Den Boykott boykottiert

In Baden-Württemberg ist der Boykott von Studiengebühren gescheitert. Die Beteiligung war zu gering. von winfried rust

Stell’ dir vor, es gibt Studiengebühren und keiner zahlt!« Um diesen Slogan Wirklichkeit werden zu lassen, hatten Gegnerinnen und Gegner der Studiengebühren von etwa 20 Universitäten in Baden-Württemberg »Boykottkonten« eingerichtet, auf welche die Studierenden die erstmals fälligen 500 Euro einzahlen sollten. Es wurden Formulare verteilt, die nur noch auszufüllen waren. Wenn mindestens 25 Prozent der Studierenden ihre Gebühren auf die Boykottkonten gezahlt hätten, wäre der Boykott begonnen worden.

Der Freiburger Musikhochschüler Mathias Dupuis zeigte sich in der Badischen Zeitung erstaunt: »Man bekommt die Möglichkeit, aktiv zu werden, auf dem Silbertablett geliefert. So gut sind wir in Frankreich nicht organisiert.« Man sollte meinen, dass Franzosen wenig vom Protest in Deutschland lernen können. Ein paar Tage später aber hatte Dupuis doch etwas gelernt: Die deutschen Studenten zahlen doch!

Erreicht wurde das Quorum nämlich nur an drei kleinen Hochschulen in Karlsruhe. Zu dem Fanal, das sich die Bündnisse gegen die Einführung von Studiengebühren erhofft hatten, ist es nicht gekommen. Der Widerstand der Studierenden hat einen schweren Rückschlag erlitten, vor allem das Konzept des Boykotts hat nicht funktioniert. Im Jahr 2005 hatte sich der Protest eher auf der Straße abgespielt, in vielen Städten fanden damals Demonstrationen und Rektoratsbesetzungen statt. Im vorigen Jahr veranstalteten dann die Studierenden in Hessen Autobahn­blocka­den, Camps und eine Großdemons­tration mit über 10 000 Teilnehmern in Frankfurt. Gleichzeitig aber wurde die Einführung der Gebühren in den meisten Bundesländern beschlossen.

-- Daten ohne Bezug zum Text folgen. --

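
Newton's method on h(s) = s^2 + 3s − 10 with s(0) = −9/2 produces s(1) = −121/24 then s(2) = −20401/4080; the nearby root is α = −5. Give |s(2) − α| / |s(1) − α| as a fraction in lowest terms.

s(1) − α = −121/24 − (−5) = −121/24 + 5 = −1/24, so |s(1) − α| = 1/24.
s(2) − α = −20401/4080 − (−5) = −20401/4080 + 5 = −1/4080, so |s(2) − α| = 1/4080.
Ratio = (1/4080) / (1/24) = 1/170.

1/170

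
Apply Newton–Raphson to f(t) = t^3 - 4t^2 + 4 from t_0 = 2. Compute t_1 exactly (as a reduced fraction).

f'(t) = 3t^2 - 8t.
f(2) = -4, f'(2) = -4, so t_1 = 2 - (-4)/(-4) = 1.

1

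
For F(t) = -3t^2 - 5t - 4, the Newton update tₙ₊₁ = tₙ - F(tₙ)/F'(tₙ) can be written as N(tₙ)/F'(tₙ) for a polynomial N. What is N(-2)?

F'(t) = -6t - 5.
N(t) = t·F'(t) - F(t) = t·(-6t - 5) - (-3t^2 - 5t - 4) = -3t^2 + 4.
N(-2) = -8.

-8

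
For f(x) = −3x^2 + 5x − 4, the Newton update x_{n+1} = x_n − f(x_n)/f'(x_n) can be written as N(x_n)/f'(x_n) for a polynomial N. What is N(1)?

1

f'(x) = −6x + 5.
N(x) = x·f'(x) − f(x) = x·(−6x + 5) − (−3x^2 + 5x − 4) = −3x^2 + 4.
N(1) = 1.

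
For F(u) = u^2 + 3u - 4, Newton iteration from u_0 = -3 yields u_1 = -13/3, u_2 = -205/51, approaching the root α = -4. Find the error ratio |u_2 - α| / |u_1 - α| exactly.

1/17

u_1 - α = -13/3 - (-4) = -13/3 + 4 = -1/3, so |u_1 - α| = 1/3.
u_2 - α = -205/51 - (-4) = -205/51 + 4 = -1/51, so |u_2 - α| = 1/51.
Ratio = (1/51) / (1/3) = 1/17.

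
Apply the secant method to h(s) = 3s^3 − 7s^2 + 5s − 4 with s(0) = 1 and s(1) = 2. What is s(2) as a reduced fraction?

h(1) = −3, h(2) = 2. s(2) = 2 − 2·(2 − 1)/(2 − (−3)) = 8/5.

8/5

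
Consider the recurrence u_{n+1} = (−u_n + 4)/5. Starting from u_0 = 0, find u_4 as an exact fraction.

u_1 = (−0 + 4)/5 = 4/5.
u_2 = (−(4/5) + 4)/5 = 16/25.
u_3 = (−(16/25) + 4)/5 = 84/125.
u_4 = (−(84/125) + 4)/5 = 416/625.

416/625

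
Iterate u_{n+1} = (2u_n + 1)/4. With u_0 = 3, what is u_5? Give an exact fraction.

37/64

u_1 = (2·3 + 1)/4 = 7/4.
u_2 = (2·(7/4) + 1)/4 = 9/8.
u_3 = (2·(9/8) + 1)/4 = 13/16.
u_4 = (2·(13/16) + 1)/4 = 21/32.
u_5 = (2·(21/32) + 1)/4 = 37/64.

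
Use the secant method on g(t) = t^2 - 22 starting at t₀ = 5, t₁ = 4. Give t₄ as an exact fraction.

g(5) = 3, g(4) = -6. t₂ = 4 - (-6)·(4 - 5)/((-6) - 3) = 14/3.
g(4) = -6, g(14/3) = -2/9. t₃ = (14/3) - (-2/9)·((14/3) - 4)/((-2/9) - (-6)) = 61/13.
g(14/3) = -2/9, g(61/13) = 3/169. t₄ = (61/13) - (3/169)·((61/13) - (14/3))/((3/169) - (-2/9)) = 1712/365.

1712/365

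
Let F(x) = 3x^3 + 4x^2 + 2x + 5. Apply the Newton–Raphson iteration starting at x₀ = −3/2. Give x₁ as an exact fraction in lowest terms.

F'(x) = 9x^2 + 8x + 2.
F(−3/2) = 7/8, F'(−3/2) = 41/4, so x₁ = (−3/2) − (7/8)/(41/4) = −65/41.

−65/41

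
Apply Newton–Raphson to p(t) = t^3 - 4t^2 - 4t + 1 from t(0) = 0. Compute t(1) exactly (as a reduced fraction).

p'(t) = 3t^2 - 8t - 4.
p(0) = 1, p'(0) = -4, so t(1) = 0 - 1/(-4) = 1/4.

1/4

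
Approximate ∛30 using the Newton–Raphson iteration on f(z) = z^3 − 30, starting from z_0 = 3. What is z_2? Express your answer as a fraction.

f'(z) = 3z^2.
f(3) = −3, f'(3) = 27, so z_1 = 3 − (−3)/27 = 28/9.
f(28/9) = 82/729, f'(28/9) = 784/27, so z_2 = (28/9) − (82/729)/(784/27) = 32887/10584.

32887/10584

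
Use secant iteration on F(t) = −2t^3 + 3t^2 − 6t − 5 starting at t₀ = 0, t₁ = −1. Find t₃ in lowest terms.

−155/276

F(0) = −5, F(−1) = 6. t₂ = (−1) − 6·((−1) − 0)/(6 − (−5)) = −5/11.
F(−1) = 6, F(−5/11) = −1950/1331. t₃ = (−5/11) − (−1950/1331)·((−5/11) − (−1))/((−1950/1331) − 6) = −155/276.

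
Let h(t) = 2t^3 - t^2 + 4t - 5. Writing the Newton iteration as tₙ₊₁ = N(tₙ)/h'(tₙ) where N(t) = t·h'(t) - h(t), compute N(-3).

-112

h'(t) = 6t^2 - 2t + 4.
N(t) = t·h'(t) - h(t) = t·(6t^2 - 2t + 4) - (2t^3 - t^2 + 4t - 5) = 4t^3 - t^2 + 5.
N(-3) = -112.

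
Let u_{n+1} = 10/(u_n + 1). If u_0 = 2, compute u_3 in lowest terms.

130/43

u_1 = 10/(2 + 1) = 10/3.
u_2 = 10/(10/3 + 1) = 30/13.
u_3 = 10/(30/13 + 1) = 130/43.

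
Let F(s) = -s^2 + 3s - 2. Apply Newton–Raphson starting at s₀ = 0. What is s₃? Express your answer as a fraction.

254/255

F'(s) = -2s + 3.
F(0) = -2, F'(0) = 3, so s₁ = 0 - (-2)/3 = 2/3.
F(2/3) = -4/9, F'(2/3) = 5/3, so s₂ = (2/3) - (-4/9)/(5/3) = 14/15.
F(14/15) = -16/225, F'(14/15) = 17/15, so s₃ = (14/15) - (-16/225)/(17/15) = 254/255.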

Auch nach dem gescheiterten Boykott gebe es »eine große Ablehnung der Gebühren«, sagte Benjamin Greschbach vom Freiburger Asta der Jungle World. Die Befürchtung, dass mit den Gebühren »Studierende sozial selektiv aussortiert werden«, werde sich mittelfristig bestätigen. Aus der Strategie des Boykotts aber dürfte jetzt »die Luft draußen sein«, meint der Aktivist Lukas. Ohnehin herrsche »bei allzu vielen Studis eine Lethargie«. Andererseits »haben wir diesmal nicht genug Basisarbeit geleistet und zu wenig riskiert«.

»Wir machen weiter!« ist dagegen auf der Homepage des Asta Karlsruhe zu lesen. Daneben prangt ein Zitat von Bundespräsident Horst Köhler: »Deshalb müssen wir alles tun, damit die jungen Menschen Zugang zum Erwerbsleben finden. Der Schlüssel dazu heißt: Gute Bildung für alle.« Wenn es grundsätzlich wird, wird es manchmal ziemlich konformistisch.

Die Forderung, dass Bildung kein Geld kosten sollte, ist sicher richtig. Eine Kritik an der »Massenproduktion von Fachidioten«, wie sie die Situationisten in den sechziger Jahren übten, wird derzeit aber kaum hörbar. Damals gab es noch nicht einmal den Bachelorstudiengang mit seinen festgelegten Modulen und Multiple-Choice-Klausuren.

In Freiburg ist es bezeichnenderweise ein Professor, der eine Kritik an der Verfasstheit des Studiums formuliert. Die Fachschaft Soziologie präsentiert auf ihrer Homepage den Beitrag »Der Krieg gegen die Intelligenz« des Soziologieprofessors Wolfgang Essbach. Er kritisiert die Beschränkt­heit des Protests. Die Universität am Ende des »Bologna-Prozesses« sei »in sich betriebswirtschaftlich tayloristisch durchgerechnet«. Dabei würde »jede Minute Arbeitszeit von den Studenten verrechnet«, die Folge sei »ein programmierter Schmal­spurhorizont«. Der eigentliche Skandal sei also, dass »sie für die Verschlechterung des Studiums Studiengebühren zahlen sollen«. Stell’ dir vor, das Studium wird schlechter und die Studenten zahlen doch!